Une course contre la montre pour sauver ce qui peut encore l'être
Cette technologie arrive à un moment crucial. Ces trésors cachés sont en grand danger. La déforestation ronge la forêt amazonienne à une vitesse effrayante, et l’usure du temps fait son œuvre. Chaque jour, des vestiges peuvent disparaître à jamais, emportant avec eux une partie de notre histoire commune. L’IA offre une chance inespérée d’accélérer les recherches, de savoir où concentrer les efforts avant qu’il ne soit trop tard. Comme le dit l’archéologue Chris Fisher, « nous disposons d’une période limitée pour documenter la Terre avant qu’elle ne change fondamentalement ». C’est une véritable course contre la montre.
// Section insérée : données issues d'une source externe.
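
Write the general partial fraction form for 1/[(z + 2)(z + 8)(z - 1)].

Three distinct linear factors: P/(z + 2) + Q/(z + 8) + R/(z - 1)


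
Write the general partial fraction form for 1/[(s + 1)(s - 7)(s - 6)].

Three distinct linear factors: α/(s + 1) + β/(s - 7) + γ/(s - 6)


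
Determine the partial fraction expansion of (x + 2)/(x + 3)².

(x + 2) = A(x + 3) + B. At x = -3: B = 1·(-3) + 2 = -1. Coeff of x: A = 1
Result: 1/(x + 3) - 1/(x + 3)²


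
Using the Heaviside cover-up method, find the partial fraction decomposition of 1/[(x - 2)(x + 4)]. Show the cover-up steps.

Cover (x - 2): set x=2, get P = 1/(2 + 4) = 1/6. Cover (x + 4): set x=-4, get Q = 1/(-4 - 2) = -1/6.
Result: (1/6)/(x - 2) - (1/6)/(x + 4)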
Une avancée formidable, mais qui soulève des questions
Bien sûr, tout n’est pas si simple. Cette nouvelle approche soulève des questions importantes. Le principal reproche est que les peuples autochtones qui vivent dans ces régions depuis des générations n’ont pas été consultés. Leurs terres ancestrales sont scrutées depuis l’espace sans leur accord, ce qui peut être perçu comme une forme de manque de respect. D’ailleurs, le ministère indigène du Brésil a demandé l’arrêt du concours. C’est un rappel important : la technologie est un outil puissant, mais elle doit être utilisée avec sagesse et en concertation avec les communautés locales pour protéger leur patrimoine.
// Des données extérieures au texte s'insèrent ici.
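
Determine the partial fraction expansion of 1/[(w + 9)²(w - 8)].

Cover-up at w=8: R = 1/(8 + 9)² = 1/289. Cover-up at w=-9: Q = 1/(-9 - 8) = -1/17. Comparing w² coeff: P = -R = -1/289
Result: (-1/289)/(w + 9) - (1/17)/(w + 9)² + (1/289)/(w - 8)


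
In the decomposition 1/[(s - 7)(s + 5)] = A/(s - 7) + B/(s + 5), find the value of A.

Cover-up at s = 7: A = 1/(7 + 5) = 1/12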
Conclusion : l'archéologue de demain aura une nouvelle pioche, numérique
Alors, l’intelligence artificielle va-t-elle remplacer les archéologues en bottes et avec leur chapeau ? Certainement pas. Sarah Parcak le résume très bien : l’IA ne va pas piquer le travail des archéologues, elle va simplement le démultiplier. C’est un nouvel outil dans leur boîte, une sorte de super-jumelles capable de scruter la planète entière. Le travail sur le terrain, l’expertise humaine, la patience de déterrer délicatement un objet fragile… tout ça restera irremplaçable. L’IA va juste les aider à savoir où creuser. C’est le début d’une nouvelle ère pour l’archéologie, une aventure où l’humain et la machine collaborent pour redécouvrir notre passé avant qu’il ne s’efface.